Address: Department of Microbiology
255 Biological Sciences Building
Athens, GA 30602-2605
Phone:
(706) 583-0822
E-mail:
akarls@uga.edu
COS CV: http://myprofile.cos.com/akarls
PubMed: karls ac AND glasgow ac

Research Interests:
DNA rearrangements are critical in the regulation of gene expression in numerous systems, ranging from alternating expression of flagellin in Salmonella typhimurium to creating the diversity of immunoglobulin and T-cell receptor genes in humans. These DNA rearrangements include site-specific DNA inversion, deletion, insertion/excision, and DNA transposition. Our laboratory has identified a novel family of DNA recombinases that mediate both site-specific DNA inversion and IS element transposition in bacteria. The defining members of this family of DNA recombinases are Piv, a site-specific DNA invertase, and MooV, a DNA transposase. Piv mediates site-specific inversion of a chromosomal DNA segment encoding type 4 pilin of the human eye pathogen, Moraxella lacunata. Inversion of the pilin segment controls phase variation of pilin during the progression of M. lacunata infection of the eye and subsequent invasion of other tissues.
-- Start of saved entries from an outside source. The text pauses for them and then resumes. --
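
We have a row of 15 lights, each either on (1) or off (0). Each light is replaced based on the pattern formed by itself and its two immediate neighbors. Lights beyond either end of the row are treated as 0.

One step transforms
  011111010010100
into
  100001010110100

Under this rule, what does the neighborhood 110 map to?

1

At position 5 the neighborhood is 110; the next row has 1 there.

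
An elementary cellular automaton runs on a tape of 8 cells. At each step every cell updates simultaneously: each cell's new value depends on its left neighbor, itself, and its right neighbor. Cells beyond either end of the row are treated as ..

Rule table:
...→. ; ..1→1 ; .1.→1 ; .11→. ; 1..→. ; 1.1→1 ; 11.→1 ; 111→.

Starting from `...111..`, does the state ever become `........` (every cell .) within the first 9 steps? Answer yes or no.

no

..1..1..
.11.11..
1.11.1..
11.111..
.11..1..
1.1.11..
1111.1..
...111..  (repeats step 0; period 8)
step 9: ..1..1..
step 9 is ..1..1.., still not uniform .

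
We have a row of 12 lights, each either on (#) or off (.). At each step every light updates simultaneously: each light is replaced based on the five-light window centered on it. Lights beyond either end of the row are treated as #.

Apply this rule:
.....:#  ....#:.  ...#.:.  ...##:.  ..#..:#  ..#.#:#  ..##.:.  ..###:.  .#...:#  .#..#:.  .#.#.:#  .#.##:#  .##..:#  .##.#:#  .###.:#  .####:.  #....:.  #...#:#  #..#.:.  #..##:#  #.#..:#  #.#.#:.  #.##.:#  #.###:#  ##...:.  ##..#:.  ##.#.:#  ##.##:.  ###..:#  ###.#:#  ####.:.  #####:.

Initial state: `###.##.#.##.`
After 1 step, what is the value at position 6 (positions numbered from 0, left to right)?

..#.###.###.
position 6 holds #

#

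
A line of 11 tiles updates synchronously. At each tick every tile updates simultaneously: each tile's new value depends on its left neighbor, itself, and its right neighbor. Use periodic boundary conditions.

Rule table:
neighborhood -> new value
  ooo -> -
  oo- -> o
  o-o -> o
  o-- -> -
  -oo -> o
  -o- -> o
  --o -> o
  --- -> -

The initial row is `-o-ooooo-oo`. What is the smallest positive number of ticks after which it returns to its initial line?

7

oooo---oooo
---o--oo---
--oo-ooo---
-ooooo-o---
oo---ooo---
oo--oo-o--o
-o-ooooo-oo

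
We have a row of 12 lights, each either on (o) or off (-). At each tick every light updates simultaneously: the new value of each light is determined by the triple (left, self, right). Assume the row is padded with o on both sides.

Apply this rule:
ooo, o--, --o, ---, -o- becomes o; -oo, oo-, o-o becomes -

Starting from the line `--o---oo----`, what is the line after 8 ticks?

tick 1: oooooo--oooo
tick 2: ooooo-oo-ooo
tick 3: oooo------oo
tick 4: ooo-oooooo-o
tick 5: oo---oooo---
tick 6: o-ooo-oo-ooo
tick 7: ---o------oo
tick 8: oooooooooo-o

oooooooooo-o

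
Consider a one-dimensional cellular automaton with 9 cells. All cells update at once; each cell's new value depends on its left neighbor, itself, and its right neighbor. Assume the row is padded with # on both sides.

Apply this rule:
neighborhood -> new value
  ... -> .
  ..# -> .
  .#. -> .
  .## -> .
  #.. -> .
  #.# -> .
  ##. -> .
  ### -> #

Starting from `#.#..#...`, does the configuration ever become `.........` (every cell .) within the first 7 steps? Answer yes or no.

yes

.........
all cells are . at step 1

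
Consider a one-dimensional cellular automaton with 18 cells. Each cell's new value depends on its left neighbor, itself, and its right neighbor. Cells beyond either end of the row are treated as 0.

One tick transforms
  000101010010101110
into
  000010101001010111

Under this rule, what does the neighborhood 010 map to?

0

At position 3 the neighborhood is 010; the next row has 0 there.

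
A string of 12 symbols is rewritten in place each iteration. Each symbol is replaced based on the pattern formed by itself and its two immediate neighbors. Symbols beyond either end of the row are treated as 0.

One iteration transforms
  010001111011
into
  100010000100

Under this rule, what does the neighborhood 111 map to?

0

At position 6 the neighborhood is 111; the next row has 0 there.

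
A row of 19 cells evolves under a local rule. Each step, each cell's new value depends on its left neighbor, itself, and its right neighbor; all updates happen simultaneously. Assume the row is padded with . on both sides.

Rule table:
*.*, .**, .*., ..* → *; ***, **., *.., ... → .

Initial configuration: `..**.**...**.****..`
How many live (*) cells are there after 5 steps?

step 1: .**.**...**.**.....
step 2: **.**...**.**......
step 3: *.**...**.**.......
step 4: ***...**.**........
step 5: *....**.**.........
count of *: 5

5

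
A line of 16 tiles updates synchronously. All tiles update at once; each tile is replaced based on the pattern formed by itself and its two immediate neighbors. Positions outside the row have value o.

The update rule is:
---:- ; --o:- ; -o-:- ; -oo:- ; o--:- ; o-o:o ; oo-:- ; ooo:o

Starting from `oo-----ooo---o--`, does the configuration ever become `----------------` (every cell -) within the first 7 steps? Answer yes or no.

o-------o-------
----------------
all cells are - at step 2

yes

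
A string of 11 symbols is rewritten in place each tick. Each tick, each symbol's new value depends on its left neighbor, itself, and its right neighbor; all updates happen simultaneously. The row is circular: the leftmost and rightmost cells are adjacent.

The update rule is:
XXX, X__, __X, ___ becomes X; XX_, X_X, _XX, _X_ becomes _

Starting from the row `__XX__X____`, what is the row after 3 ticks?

____XXXX_XX

tick 1: XX__XX_XXXX
tick 2: X_XX____XXX
tick 3: ____XXXX_XX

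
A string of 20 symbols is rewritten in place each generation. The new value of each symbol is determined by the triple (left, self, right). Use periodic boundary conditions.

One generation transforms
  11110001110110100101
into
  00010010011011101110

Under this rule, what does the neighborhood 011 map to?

0

At position 7 the neighborhood is 011; the next row has 0 there.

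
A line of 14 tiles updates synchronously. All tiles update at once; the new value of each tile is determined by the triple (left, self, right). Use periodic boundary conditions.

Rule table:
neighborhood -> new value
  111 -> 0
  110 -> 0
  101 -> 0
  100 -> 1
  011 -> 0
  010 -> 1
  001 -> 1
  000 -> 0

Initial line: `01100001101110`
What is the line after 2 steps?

01111111000010

10010010000001
01111111000010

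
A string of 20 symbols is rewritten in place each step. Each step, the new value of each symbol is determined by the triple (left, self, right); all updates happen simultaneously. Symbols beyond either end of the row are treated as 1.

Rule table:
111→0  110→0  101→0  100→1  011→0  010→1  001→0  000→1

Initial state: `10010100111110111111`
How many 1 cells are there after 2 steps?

step 1: 01010110000000000000
step 2: 01010001111111111110
count of 1: 14

14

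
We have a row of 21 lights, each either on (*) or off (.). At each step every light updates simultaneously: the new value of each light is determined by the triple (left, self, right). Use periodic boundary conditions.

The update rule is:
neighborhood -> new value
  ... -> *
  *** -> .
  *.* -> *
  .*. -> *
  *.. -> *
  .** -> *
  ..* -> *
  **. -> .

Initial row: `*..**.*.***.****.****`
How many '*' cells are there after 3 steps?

11

step 1: .***.****..**...**...
step 2: **..**...***.****.***
step 3: ..***.****..**...**..
count of *: 11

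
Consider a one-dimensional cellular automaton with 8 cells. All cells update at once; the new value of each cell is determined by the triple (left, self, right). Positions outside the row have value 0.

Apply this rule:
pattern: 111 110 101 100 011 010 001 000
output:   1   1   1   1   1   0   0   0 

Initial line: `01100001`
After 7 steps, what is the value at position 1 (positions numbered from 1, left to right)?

01110000
01111000
01111100
01111110
01111111
01111111  (fixed point — unchanged through step 7)
position 1 holds 0

0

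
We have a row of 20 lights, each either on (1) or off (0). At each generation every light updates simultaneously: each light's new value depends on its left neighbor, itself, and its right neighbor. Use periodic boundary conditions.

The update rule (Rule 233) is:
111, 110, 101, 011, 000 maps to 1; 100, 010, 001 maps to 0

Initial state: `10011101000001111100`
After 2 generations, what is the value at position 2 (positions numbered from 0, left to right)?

generation 1: 00011110011101111100
generation 2: 11011110011111111101
position 2 holds 0

0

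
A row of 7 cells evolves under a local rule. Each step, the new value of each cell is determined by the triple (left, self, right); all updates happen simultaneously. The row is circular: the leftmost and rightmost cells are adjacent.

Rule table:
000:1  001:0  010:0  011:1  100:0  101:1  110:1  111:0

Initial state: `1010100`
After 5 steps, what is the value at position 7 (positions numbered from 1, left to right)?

1

0101000
0010011
0000011
0111011
1101111
position 7 holds 1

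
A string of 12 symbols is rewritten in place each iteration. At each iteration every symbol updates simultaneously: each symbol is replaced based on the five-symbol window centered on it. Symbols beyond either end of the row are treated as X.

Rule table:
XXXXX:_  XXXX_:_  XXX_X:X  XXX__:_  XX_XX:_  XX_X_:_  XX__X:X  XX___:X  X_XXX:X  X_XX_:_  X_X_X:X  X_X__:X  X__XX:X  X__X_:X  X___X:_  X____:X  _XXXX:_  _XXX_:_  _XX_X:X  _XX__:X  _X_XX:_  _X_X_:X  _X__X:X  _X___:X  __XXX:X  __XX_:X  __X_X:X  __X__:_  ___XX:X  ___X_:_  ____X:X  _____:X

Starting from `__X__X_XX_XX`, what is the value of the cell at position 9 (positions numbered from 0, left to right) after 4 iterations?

_

XX_XXX__X_X_
_X_X__XXXXX_
_XXXXXX___X_
_X_____X__X_
position 9 holds _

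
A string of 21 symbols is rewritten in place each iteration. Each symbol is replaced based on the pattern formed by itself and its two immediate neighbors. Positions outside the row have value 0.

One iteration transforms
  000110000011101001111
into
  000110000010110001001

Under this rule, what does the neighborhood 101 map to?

At position 13 the neighborhood is 101; the next row has 1 there.

1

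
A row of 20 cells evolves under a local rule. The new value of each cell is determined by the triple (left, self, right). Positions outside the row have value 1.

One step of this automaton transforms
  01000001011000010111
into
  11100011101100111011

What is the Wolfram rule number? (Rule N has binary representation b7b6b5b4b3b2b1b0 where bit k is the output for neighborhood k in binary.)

246

position 18: 111 → 1  (bit 7 = 1)
position 10: 110 → 1  (bit 6 = 1)
position 0: 101 → 1  (bit 5 = 1)
position 2: 100 → 1  (bit 4 = 1)
position 9: 011 → 0  (bit 3 = 0)
position 1: 010 → 1  (bit 2 = 1)
position 6: 001 → 1  (bit 1 = 1)
position 3: 000 → 0  (bit 0 = 0)
bits b7..b0 = 11110110 = 246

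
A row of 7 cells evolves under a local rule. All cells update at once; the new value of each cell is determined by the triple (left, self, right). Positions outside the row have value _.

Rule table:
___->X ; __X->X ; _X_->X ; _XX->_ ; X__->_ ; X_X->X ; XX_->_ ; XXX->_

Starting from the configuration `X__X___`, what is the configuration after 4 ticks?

XXX__XX

X_XX_XX
XX__X__
___XX_X
XXX__XX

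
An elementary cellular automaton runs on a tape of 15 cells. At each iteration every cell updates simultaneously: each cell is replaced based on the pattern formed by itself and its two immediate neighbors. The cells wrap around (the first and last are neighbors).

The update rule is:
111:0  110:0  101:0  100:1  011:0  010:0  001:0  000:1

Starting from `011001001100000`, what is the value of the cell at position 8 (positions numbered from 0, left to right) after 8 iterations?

0

000100100011111
110010011000000
001001000111110
100100110000001
010010001111100
001001100000011
100100011111000
010011000000110
position 8 holds 0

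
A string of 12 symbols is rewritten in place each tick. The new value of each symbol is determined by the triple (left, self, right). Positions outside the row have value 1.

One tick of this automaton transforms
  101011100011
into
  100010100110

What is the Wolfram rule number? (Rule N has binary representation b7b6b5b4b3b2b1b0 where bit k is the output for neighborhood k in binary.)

74

position 5: 111 → 0  (bit 7 = 0)
position 0: 110 → 1  (bit 6 = 1)
position 1: 101 → 0  (bit 5 = 0)
position 7: 100 → 0  (bit 4 = 0)
position 4: 011 → 1  (bit 3 = 1)
position 2: 010 → 0  (bit 2 = 0)
position 9: 001 → 1  (bit 1 = 1)
position 8: 000 → 0  (bit 0 = 0)
bits b7..b0 = 01001010 = 74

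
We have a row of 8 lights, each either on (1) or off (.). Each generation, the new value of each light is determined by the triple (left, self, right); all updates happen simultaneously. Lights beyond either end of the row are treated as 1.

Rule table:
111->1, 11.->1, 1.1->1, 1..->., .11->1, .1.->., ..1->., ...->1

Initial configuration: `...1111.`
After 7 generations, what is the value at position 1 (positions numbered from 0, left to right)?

1

generation 1: .1.11111
generation 2: 1.111111
generation 3: 11111111
generation 4: 11111111  (fixed point — unchanged through generation 7)
position 1 holds 1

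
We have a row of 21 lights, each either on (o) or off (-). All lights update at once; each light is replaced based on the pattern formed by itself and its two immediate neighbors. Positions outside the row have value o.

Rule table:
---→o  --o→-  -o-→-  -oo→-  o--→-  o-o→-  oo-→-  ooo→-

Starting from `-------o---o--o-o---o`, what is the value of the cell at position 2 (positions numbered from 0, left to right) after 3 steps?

step 1: -ooooo---o--------o--
step 2: -------o---oooooo----
step 3: -ooooo---o--------oo-
position 2 holds o

o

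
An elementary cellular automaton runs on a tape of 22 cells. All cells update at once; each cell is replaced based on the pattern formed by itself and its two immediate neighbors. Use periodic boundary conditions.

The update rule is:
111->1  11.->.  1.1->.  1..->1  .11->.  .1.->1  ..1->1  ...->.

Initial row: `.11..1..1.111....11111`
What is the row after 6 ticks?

tick 1: ...111111..1.1..1.111.
tick 2: ..1.1111.111.1111..1.1
tick 3: 111..11...1...11.111.1
tick 4: 11.11..1.111.1....1...
tick 5: .....111..1..11..111.1
tick 6: 1...1.1.11111..11.1..1

1...1.1.11111..11.1..1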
MooV directs IS492 transposition in the chromosome of the marine bacterium Pseudoalteromonas atlantica. The precise excision and insertion of IS492 at a target site within an eps gene regulates phase variable synthesis of extracellular polysaccharide (EPS), which is essential for biofilm formation by P. atlantica.

The work in my laboratory addresses two aspects of the Piv and MooV recombination systems:
1) the molecular mechanisms for the recombination reactions mediated by the site-specific DNA invertase Piv and the IS492 transposase MooV, and 2) the regulation the recombination reactions within M. lacunata and P. atlantica.